Espelho meu

SEMPRE FUI BAIXA, O QUE ME OBRIGOU, entre outras coisas, a quatro anos de bom comportamento, pois mal entrei na escola primária — não fosse alguém tapar-me a vista para o quadro — mandaram-me sentar na primeira fila e ali fiquei até mudar de ciclo e me tornar, enfim, faladora e palhaça (além de distraída por me terem dado uma carteira junto à janela.)

Os baixos — aprendi já adulta, porque a adolescência foi difícil — chegam aonde chegam os altos, desde que munidos de bancos e escadotes, que estão quase sempre ao alcance da mão. Porém, nesses primeiros anos de vida útil, quando, entrada a Primavera, vinha o fotógrafo à escola tirar o retrato de grupo da classe (que incluía a respectiva professora: Isabelinha, Adelaide, Natália ou Clotilde), eu já sabia que, das três filas possíveis — meninas de pé, meninas sentadas e meninas de joelhos no chão —, me cabia fatalmente a da frente, ao lado de duas Anas, uma Lúcia e uma Clarinha que me recordo de, em 1967, ter sido afectada pelas cheias de Lisboa e faltar às aulas um ror de tempo.

Houve, ainda assim, um ano excepcional em que eu andava muito amiga de uma menina que pertencia à fila do meio; e, vendo que não nos largávamos um segundo, tanto a professora como o fotógrafo concordaram em que eu ficasse sentada ao seu lado. Ela tinha uma saia-calça de fazenda cinzenta em espinha (que devia picar imenso, mas era o último grito da moda) e eu usava nesse dia meias até ao joelho e um kilt escocês bastante curto que, por eu andar sempre a correr, já não tinha o alfinete original que unia as duas partes traçadas à frente. Resultado: quando a fotografia foi impressa e distribuída aos pais dos alunos, levei logo uma rabecada em casa pela triste figura, tornando-me alvo da chacota dos meus irmãos: viam-se-me as cuecas a quilómetros! De nada me valeu a alegria de estar ao lado da minha melhor amiga ou o alívio de não ter, pela primeira vez, os joelhos no chão: aquela humilhação era para a vida.

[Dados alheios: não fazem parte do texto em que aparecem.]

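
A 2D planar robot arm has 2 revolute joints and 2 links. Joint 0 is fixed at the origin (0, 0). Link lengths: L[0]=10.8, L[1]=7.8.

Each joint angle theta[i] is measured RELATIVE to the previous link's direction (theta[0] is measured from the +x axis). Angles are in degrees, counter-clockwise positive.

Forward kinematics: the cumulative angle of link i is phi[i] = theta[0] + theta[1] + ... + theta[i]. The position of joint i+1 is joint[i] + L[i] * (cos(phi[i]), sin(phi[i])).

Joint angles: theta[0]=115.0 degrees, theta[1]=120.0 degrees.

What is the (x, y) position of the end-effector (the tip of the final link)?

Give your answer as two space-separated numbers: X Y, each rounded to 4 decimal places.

joint[0] = (0.0000, 0.0000)  (base)
link 0: phi[0] = 115 = 115 deg
  cos(115 deg) = -0.4226, sin(115 deg) = 0.9063
  joint[1] = (0.0000, 0.0000) + 10.8 * (-0.4226, 0.9063) = (0.0000 + -4.5643, 0.0000 + 9.7881) = (-4.5643, 9.7881)
link 1: phi[1] = 115 + 120 = 235 deg
  cos(235 deg) = -0.5736, sin(235 deg) = -0.8192
  joint[2] = (-4.5643, 9.7881) + 7.8 * (-0.5736, -0.8192) = (-4.5643 + -4.4739, 9.7881 + -6.3894) = (-9.0382, 3.3987)
End effector: (-9.0382, 3.3987)

Answer: -9.0382 3.3987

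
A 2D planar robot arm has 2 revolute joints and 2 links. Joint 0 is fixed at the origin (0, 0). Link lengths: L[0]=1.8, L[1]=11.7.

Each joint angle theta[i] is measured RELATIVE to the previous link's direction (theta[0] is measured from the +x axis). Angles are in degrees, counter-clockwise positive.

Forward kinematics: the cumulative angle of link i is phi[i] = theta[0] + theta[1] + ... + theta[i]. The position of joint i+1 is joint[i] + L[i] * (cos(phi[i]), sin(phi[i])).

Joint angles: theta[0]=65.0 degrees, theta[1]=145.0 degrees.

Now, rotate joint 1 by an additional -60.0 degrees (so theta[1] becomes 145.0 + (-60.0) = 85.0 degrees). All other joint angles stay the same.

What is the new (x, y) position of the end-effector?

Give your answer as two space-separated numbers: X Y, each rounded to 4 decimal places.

Answer: -9.3718 7.4814

Derivation:
joint[0] = (0.0000, 0.0000)  (base)
link 0: phi[0] = 65 = 65 deg
  cos(65 deg) = 0.4226, sin(65 deg) = 0.9063
  joint[1] = (0.0000, 0.0000) + 1.8 * (0.4226, 0.9063) = (0.0000 + 0.7607, 0.0000 + 1.6314) = (0.7607, 1.6314)
link 1: phi[1] = 65 + 85 = 150 deg
  cos(150 deg) = -0.8660, sin(150 deg) = 0.5000
  joint[2] = (0.7607, 1.6314) + 11.7 * (-0.8660, 0.5000) = (0.7607 + -10.1325, 1.6314 + 5.8500) = (-9.3718, 7.4814)
End effector: (-9.3718, 7.4814)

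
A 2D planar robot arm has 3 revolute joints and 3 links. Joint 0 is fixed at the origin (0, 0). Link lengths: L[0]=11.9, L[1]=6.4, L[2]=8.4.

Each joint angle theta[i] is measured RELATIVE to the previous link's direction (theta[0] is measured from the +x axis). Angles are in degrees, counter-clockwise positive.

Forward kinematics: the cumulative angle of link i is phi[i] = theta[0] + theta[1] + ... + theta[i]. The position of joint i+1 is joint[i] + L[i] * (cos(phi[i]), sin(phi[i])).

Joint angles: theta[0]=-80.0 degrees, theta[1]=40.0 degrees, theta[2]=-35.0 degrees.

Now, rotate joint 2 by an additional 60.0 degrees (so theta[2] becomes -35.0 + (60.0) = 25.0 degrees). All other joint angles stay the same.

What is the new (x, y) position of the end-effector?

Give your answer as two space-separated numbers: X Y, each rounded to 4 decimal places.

Answer: 15.0829 -18.0071

Derivation:
joint[0] = (0.0000, 0.0000)  (base)
link 0: phi[0] = -80 = -80 deg
  cos(-80 deg) = 0.1736, sin(-80 deg) = -0.9848
  joint[1] = (0.0000, 0.0000) + 11.9 * (0.1736, -0.9848) = (0.0000 + 2.0664, 0.0000 + -11.7192) = (2.0664, -11.7192)
link 1: phi[1] = -80 + 40 = -40 deg
  cos(-40 deg) = 0.7660, sin(-40 deg) = -0.6428
  joint[2] = (2.0664, -11.7192) + 6.4 * (0.7660, -0.6428) = (2.0664 + 4.9027, -11.7192 + -4.1138) = (6.9691, -15.8331)
link 2: phi[2] = -80 + 40 + 25 = -15 deg
  cos(-15 deg) = 0.9659, sin(-15 deg) = -0.2588
  joint[3] = (6.9691, -15.8331) + 8.4 * (0.9659, -0.2588) = (6.9691 + 8.1138, -15.8331 + -2.1741) = (15.0829, -18.0071)
End effector: (15.0829, -18.0071)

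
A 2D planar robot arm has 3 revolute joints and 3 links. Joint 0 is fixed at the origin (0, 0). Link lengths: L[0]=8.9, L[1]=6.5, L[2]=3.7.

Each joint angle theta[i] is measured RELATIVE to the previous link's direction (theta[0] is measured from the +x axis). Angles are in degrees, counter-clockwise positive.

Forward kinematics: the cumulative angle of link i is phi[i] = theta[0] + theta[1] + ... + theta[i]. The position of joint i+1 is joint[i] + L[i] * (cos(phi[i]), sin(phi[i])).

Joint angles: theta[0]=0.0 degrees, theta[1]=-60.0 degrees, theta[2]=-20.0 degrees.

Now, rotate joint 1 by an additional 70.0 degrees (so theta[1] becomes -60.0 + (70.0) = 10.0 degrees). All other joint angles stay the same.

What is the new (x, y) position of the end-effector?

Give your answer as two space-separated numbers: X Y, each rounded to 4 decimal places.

Answer: 18.9450 0.4862

Derivation:
joint[0] = (0.0000, 0.0000)  (base)
link 0: phi[0] = 0 = 0 deg
  cos(0 deg) = 1.0000, sin(0 deg) = 0.0000
  joint[1] = (0.0000, 0.0000) + 8.9 * (1.0000, 0.0000) = (0.0000 + 8.9000, 0.0000 + 0.0000) = (8.9000, 0.0000)
link 1: phi[1] = 0 + 10 = 10 deg
  cos(10 deg) = 0.9848, sin(10 deg) = 0.1736
  joint[2] = (8.9000, 0.0000) + 6.5 * (0.9848, 0.1736) = (8.9000 + 6.4013, 0.0000 + 1.1287) = (15.3013, 1.1287)
link 2: phi[2] = 0 + 10 + -20 = -10 deg
  cos(-10 deg) = 0.9848, sin(-10 deg) = -0.1736
  joint[3] = (15.3013, 1.1287) + 3.7 * (0.9848, -0.1736) = (15.3013 + 3.6438, 1.1287 + -0.6425) = (18.9450, 0.4862)
End effector: (18.9450, 0.4862)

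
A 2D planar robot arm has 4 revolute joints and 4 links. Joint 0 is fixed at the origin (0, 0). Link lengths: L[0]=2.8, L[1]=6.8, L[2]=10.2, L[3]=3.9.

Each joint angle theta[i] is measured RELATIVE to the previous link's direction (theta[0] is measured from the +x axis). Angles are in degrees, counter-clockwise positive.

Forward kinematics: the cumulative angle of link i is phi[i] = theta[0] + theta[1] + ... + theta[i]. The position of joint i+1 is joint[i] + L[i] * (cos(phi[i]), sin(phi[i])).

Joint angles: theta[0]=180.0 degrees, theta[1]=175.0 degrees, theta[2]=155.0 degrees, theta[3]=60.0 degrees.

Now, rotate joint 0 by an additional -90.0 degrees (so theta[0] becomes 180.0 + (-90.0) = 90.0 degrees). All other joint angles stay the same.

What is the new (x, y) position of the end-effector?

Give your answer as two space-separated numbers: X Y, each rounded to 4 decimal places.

Answer: 2.5573 8.2368

Derivation:
joint[0] = (0.0000, 0.0000)  (base)
link 0: phi[0] = 90 = 90 deg
  cos(90 deg) = 0.0000, sin(90 deg) = 1.0000
  joint[1] = (0.0000, 0.0000) + 2.8 * (0.0000, 1.0000) = (0.0000 + 0.0000, 0.0000 + 2.8000) = (0.0000, 2.8000)
link 1: phi[1] = 90 + 175 = 265 deg
  cos(265 deg) = -0.0872, sin(265 deg) = -0.9962
  joint[2] = (0.0000, 2.8000) + 6.8 * (-0.0872, -0.9962) = (0.0000 + -0.5927, 2.8000 + -6.7741) = (-0.5927, -3.9741)
link 2: phi[2] = 90 + 175 + 155 = 420 deg
  cos(420 deg) = 0.5000, sin(420 deg) = 0.8660
  joint[3] = (-0.5927, -3.9741) + 10.2 * (0.5000, 0.8660) = (-0.5927 + 5.1000, -3.9741 + 8.8335) = (4.5073, 4.8593)
link 3: phi[3] = 90 + 175 + 155 + 60 = 480 deg
  cos(480 deg) = -0.5000, sin(480 deg) = 0.8660
  joint[4] = (4.5073, 4.8593) + 3.9 * (-0.5000, 0.8660) = (4.5073 + -1.9500, 4.8593 + 3.3775) = (2.5573, 8.2368)
End effector: (2.5573, 8.2368)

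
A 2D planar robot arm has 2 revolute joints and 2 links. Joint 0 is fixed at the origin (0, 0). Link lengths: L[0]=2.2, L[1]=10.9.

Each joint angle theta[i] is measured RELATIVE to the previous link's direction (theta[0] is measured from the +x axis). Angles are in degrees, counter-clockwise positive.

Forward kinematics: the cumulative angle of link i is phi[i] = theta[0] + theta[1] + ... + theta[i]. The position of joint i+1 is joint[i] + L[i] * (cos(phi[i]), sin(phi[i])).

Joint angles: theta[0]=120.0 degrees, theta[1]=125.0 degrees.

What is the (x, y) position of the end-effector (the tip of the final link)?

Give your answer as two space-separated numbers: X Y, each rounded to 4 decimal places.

Answer: -5.7065 -7.9735

Derivation:
joint[0] = (0.0000, 0.0000)  (base)
link 0: phi[0] = 120 = 120 deg
  cos(120 deg) = -0.5000, sin(120 deg) = 0.8660
  joint[1] = (0.0000, 0.0000) + 2.2 * (-0.5000, 0.8660) = (0.0000 + -1.1000, 0.0000 + 1.9053) = (-1.1000, 1.9053)
link 1: phi[1] = 120 + 125 = 245 deg
  cos(245 deg) = -0.4226, sin(245 deg) = -0.9063
  joint[2] = (-1.1000, 1.9053) + 10.9 * (-0.4226, -0.9063) = (-1.1000 + -4.6065, 1.9053 + -9.8788) = (-5.7065, -7.9735)
End effector: (-5.7065, -7.9735)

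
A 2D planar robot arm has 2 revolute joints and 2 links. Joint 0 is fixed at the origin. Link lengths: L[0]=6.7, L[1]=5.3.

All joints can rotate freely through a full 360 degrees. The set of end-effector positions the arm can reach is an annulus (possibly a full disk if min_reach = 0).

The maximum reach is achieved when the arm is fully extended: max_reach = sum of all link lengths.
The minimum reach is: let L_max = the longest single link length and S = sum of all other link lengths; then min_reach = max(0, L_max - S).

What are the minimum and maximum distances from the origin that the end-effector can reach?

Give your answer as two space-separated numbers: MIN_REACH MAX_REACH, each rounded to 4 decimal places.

Answer: 1.4000 12.0000

Derivation:
Link lengths: [6.7, 5.3]
max_reach = 6.7 + 5.3 = 12
L_max = max([6.7, 5.3]) = 6.7
S (sum of others) = 12 - 6.7 = 5.3
min_reach = max(0, 6.7 - 5.3) = max(0, 1.4) = 1.4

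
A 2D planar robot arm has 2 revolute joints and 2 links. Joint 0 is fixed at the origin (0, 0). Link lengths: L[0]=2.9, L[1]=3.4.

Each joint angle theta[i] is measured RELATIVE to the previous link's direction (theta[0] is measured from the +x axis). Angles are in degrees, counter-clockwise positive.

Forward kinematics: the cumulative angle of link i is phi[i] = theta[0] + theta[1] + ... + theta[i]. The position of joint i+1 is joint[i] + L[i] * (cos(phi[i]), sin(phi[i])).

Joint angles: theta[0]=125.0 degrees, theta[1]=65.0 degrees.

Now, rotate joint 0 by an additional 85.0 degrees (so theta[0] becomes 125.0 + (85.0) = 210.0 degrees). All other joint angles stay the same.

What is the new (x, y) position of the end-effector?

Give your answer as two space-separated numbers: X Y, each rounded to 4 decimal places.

joint[0] = (0.0000, 0.0000)  (base)
link 0: phi[0] = 210 = 210 deg
  cos(210 deg) = -0.8660, sin(210 deg) = -0.5000
  joint[1] = (0.0000, 0.0000) + 2.9 * (-0.8660, -0.5000) = (0.0000 + -2.5115, 0.0000 + -1.4500) = (-2.5115, -1.4500)
link 1: phi[1] = 210 + 65 = 275 deg
  cos(275 deg) = 0.0872, sin(275 deg) = -0.9962
  joint[2] = (-2.5115, -1.4500) + 3.4 * (0.0872, -0.9962) = (-2.5115 + 0.2963, -1.4500 + -3.3871) = (-2.2151, -4.8371)
End effector: (-2.2151, -4.8371)

Answer: -2.2151 -4.8371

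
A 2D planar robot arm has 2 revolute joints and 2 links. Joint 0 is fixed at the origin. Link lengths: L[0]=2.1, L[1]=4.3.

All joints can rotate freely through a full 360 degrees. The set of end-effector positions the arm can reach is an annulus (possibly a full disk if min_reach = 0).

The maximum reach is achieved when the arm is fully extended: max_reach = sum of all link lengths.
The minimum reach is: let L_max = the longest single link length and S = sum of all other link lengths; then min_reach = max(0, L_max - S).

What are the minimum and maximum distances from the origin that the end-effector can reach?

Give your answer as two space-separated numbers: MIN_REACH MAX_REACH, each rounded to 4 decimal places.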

Aprendi, pois, bastante cedo que, numa fotografia de grupo, nunca podemos ficar todos bem. Por isso, pareceu-me de uma infantilidade confrangedora que uma deputada portuguesa se tenha deixado fotografar com vários dos seus pares no âmbito de um trabalho colectivo e depois tenha querido proibir a publicação da fotografia no site do Parlamento — por estar de olhos fechados e isso poder prejudicar a sua imagem pública. Adeus, futuro.